# For those that can't afford a holiday this year....



## Richard Dowling (26 Jul 2014)

Well not quite, but its almost like diving a reef! Click here to check out Reef Cam!


----------



## Edvet (26 Jul 2014)

I am just waiting for new episodes of "THE FISH GUYS":https://www.youtube.com/channel/UCDIt33wrOT25jwzucibiGUw


----------



## BigTom (26 Jul 2014)

Edvet said:


> I am just waiting for new episodes of "THE FISH GUYS":https://www.youtube.com/channel/UCDIt33wrOT25jwzucibiGUw



I bugged Ivan about series 3 last month and he said 'very soon', but nothing so far :/

Sent from my LT30p using Tapatalk


----------



## weejoe (26 Jul 2014)

Edvet thanks for the link this looks good  Joe


----------



## Lindy (28 Jul 2014)

Fish guys looks great, I'll be watching that!


----------



## Edvet (28 Jul 2014)

Well, they did a few seasons already, it's an aquired taste , but i like it.


----------



## BigTom (28 Jul 2014)

Edvet said:


> Well, they did a few seasons already, it's an aquired taste , but i like it.



Heh yeah you do sometimes wonder why you've just spent 20 minutes watching footage of two guys eating chicken and looking at a map in a dank hotel room, or driving for 8 hours down a potholed road in what feels like real time.

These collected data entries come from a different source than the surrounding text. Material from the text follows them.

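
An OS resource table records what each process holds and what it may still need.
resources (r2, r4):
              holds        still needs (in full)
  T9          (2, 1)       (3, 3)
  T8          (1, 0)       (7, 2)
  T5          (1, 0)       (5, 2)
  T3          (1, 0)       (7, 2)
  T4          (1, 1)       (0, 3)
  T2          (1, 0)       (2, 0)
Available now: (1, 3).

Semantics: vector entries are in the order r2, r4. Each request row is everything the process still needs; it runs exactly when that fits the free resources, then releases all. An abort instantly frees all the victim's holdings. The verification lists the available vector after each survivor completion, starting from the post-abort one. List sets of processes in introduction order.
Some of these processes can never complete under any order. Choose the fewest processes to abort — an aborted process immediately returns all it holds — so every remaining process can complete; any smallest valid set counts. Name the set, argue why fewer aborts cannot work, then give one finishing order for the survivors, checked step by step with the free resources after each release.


The answer: abort T8.
Key observation: the returned (1, 0) from T8 is what brings T3 — unrunnable before, under any order — into play at step 5.
No smaller set exists: with zero aborts the deadlock remains.
One survivor order: T4, T2, T9, T5, T3. Walking it through (post-abort pool first):
  pool = (2, 3)
  run T4 (needs (0, 3), free (2, 3)); after release of (1, 1) the pool is (3, 4)
  run T2 (needs (2, 0), free (3, 4)); after release of (1, 0) the pool is (4, 4)
  run T9 (needs (3, 3), free (4, 4)); after release of (2, 1) the pool is (6, 5)
  run T5 (needs (5, 2), free (6, 5)); after release of (1, 0) the pool is (7, 5)
  run T3 (needs (7, 2), free (7, 5)); after release of (1, 0) the pool is (8, 5)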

But then you get rewarded with something absolutely amazing and it's all worth it.

Sent from my LT30p using Tapatalk


----------



## Edvet (28 Jul 2014)

Cans of tuna and crisps!
I am always surprised by their lack of preparation though, i know they are amateurs/hobbiists, but with little forethought they could have more succes.
But realy realy nice underwater footage, just could do with more


----------



## parotet (30 Jul 2014)

Yep,  I agree with you that some parts of the footage are not (let's say) essential... But everytime I watch the underwater scenes... wow I feel the need of diving in my aquarium


----------



## Jan Larsen (31 Aug 2014)

I haven't been able to afford a holiday for 5 years heh. I'll give that reef cam a try.


----------